Wettbewerber wie TSMC nutzen herkömmliche 2, 5D- und 3D-Gehäusetechnologien und verwenden dabei einen Silizium-Interposer zwischen den Chips (oder Chiplets) und dem Gehäusesubstrat. Diese Verbindung wird über ein Netzwerk von Leiterbahnen hergestellt, die durch das Silizium verlaufen und als Through Silicon Vias (TSVs) bezeichnet werden.



Intel weist auf mehrere Nachteile der 2, 5D-Technologie hin. Der Bedarf an zusätzlichem Silizium allein für die Verbindungen treibt die Kosten in die Höhe, und mit zunehmender Chipgröße steigt auch die Komplexität des Gehäusedesigns, was sich aufgrund von TSVs negativ auf die Ausbeute auswirkt. Darüber hinaus gibt es Beschränkungen hinsichtlich Chipgröße und Flexibilität, die die Kombination verschiedener Rechen- und Speicherchips einschränken.


Im Gegensatz dazu entfällt bei der EMIB-Technologie die Notwendigkeit einer großen Silizium-Zwischenschicht, da kleinere Brücken direkt in das Substrat eingebettet werden, wo die Chips verbunden werden müssen.

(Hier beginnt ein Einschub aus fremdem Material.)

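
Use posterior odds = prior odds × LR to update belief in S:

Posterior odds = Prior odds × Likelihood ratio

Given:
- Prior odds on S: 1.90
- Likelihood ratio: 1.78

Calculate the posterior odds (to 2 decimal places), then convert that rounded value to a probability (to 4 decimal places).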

Dieser innovative Ansatz ermöglicht eine Erweiterung der Leistungsfähigkeit im Zuge der Weiterentwicklung von EMIB. Die Technologie umfasst zwei Hauptvarianten:
EMIB 2.5D
Diese Variante bietet eine effiziente und kostengünstige Möglichkeit, mehrere komplexe Chips miteinander zu verbinden.
- Ideal für Logik-Logik- und Logik-Hochbandbreitenspeicher (HBM)-Anwendungen.

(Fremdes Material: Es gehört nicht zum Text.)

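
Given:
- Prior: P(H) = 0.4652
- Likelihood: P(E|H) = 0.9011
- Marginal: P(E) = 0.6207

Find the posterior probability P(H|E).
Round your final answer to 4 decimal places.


Using Bayes' theorem:

P(H|E) = P(E|H) × P(H) / P(E)
       = 0.9011 × 0.4652 / 0.6207
       = 0.41919172 / 0.6207
       = 0.6754

The evidence strengthens our belief in H.
Prior: 0.4652 → Posterior: 0.6754


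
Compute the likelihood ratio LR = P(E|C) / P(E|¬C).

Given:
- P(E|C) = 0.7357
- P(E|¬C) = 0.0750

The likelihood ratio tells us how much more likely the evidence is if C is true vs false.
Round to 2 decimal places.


Likelihood Ratio (LR) = P(E|C) / P(E|¬C)

LR = 0.7357 / 0.0750
   = 9.81

The evidence is 9.81 times more likely if C is true than if C is false.
LR > 1, so observing E raises the odds in favor of C.


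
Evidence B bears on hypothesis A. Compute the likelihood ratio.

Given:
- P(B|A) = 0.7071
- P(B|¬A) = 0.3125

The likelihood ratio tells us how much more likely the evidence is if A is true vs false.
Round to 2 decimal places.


Likelihood Ratio (LR) = P(B|A) / P(B|¬A)

LR = 0.7071 / 0.3125
   = 2.26

The evidence is 2.26 times more likely if A is true than if A is false.
Since LR > 1, the evidence supports A over ¬A.


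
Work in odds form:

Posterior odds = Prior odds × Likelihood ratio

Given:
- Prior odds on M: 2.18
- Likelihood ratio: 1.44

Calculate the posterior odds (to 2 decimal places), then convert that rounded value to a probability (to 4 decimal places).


Step 1: Calculate posterior odds
Posterior odds = Prior odds × LR
               = 2.18 × 1.44
               = 3.14

Step 2: Convert to probability
P(M|E) = Posterior odds / (1 + Posterior odds)
       = 3.14 / (1 + 3.14)
       = 3.14 / 4.14
       = 0.7585

The evidence increased P(M) from 0.6855 to 0.7585.


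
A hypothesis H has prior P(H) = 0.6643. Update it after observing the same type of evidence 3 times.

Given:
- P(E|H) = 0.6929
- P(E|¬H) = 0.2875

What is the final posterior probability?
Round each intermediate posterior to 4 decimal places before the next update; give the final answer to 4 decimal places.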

- EMIB-M integriert MIM-Kondensatoren, während EMIB-T TSVs enthält.
- Die Siliziumbrücke ist in das Gehäusesubstrat eingebettet und ermöglicht so Verbindungen zwischen Küstenlinien.

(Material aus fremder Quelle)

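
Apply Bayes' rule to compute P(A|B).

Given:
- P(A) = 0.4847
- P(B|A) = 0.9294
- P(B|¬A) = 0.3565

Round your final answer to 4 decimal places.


Bayes' theorem: P(A|B) = P(B|A) × P(A) / P(B)

Step 1: Calculate P(B) using law of total probability
P(B) = P(B|A)P(A) + P(B|¬A)P(¬A)
     = 0.9294 × 0.4847 + 0.3565 × 0.5153
     = 0.45048018 + 0.18370445
     = 0.63418463

Step 2: Apply Bayes' theorem
P(A|B) = P(B|A) × P(A) / P(B)
       = 0.45048018 / 0.63418463
       = 0.7103


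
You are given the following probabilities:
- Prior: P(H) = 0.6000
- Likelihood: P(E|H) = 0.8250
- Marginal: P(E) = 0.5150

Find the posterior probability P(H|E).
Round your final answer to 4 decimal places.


Using Bayes' theorem:

P(H|E) = P(E|H) × P(H) / P(E)
       = 0.8250 × 0.6000 / 0.5150
       = 0.49500000 / 0.5150
       = 0.9612

The evidence strengthens our belief in H.
Prior: 0.6000 → Posterior: 0.9612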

- EMIB-T vereinfacht die Integration von IP aus verschiedenen Gehäusedesigns.
- Optimierte Lieferkette und Montageprozesse.
- Bewährte Technologie, die seit 2017 in Serie produziert wird und von Intel und Partnern umfassend genutzt wird.
EMIB 3.5D
Diese Version vereint EMIB- und Foveros-Technologie in einem einzigen Paket.
- Unterstützt flexible heterogene Systeme durch die Möglichkeit, verschiedene Chips zu kombinieren.
- Gut geeignet für Anwendungen, die mehrere 3D-Stacks in einem einheitlichen Paket erfordern.
- Wird in der Intel Data Center GPU Max Serie verwendet, die über 100 Milliarden Transistoren auf 47 aktiven Tiles und fünf Prozessknoten verfügt.
Zusammenfassend bietet Intels EMIB-Technologie erhebliche Vorteile wie Designflexibilität und Skalierbarkeit, die mit herkömmlichen 2, 5D-Methoden nur schwer zu erreichen sind. Zu den von Intel hervorgehobenen Hauptvorteilen zählen:
- Konstante Paketausbeute
- Möglichkeiten zur Kostenreduzierung
- Vereinfachte Designprozesse


Da Intel seinen Fokus verstärkt auf die Halbleiterfertigung richtet und mit seinen kommenden Technologien, darunter 14A, eine größere Sichtbarkeit anstrebt, werden fortschrittliche Packaging-Lösungen wie EMIB eine entscheidende Rolle spielen. Verbesserungen an Technologien wie der „T“-Variante und dem Foveros-Packaging haben großes Interesse geweckt und den Wettbewerb in einem traditionell von TSMC dominierten Bereich verschärft. Der Erfolg der 14A-Technologie könnte eine neue Ära für die Produktion fortschrittlicher Chips in den USA einläuten.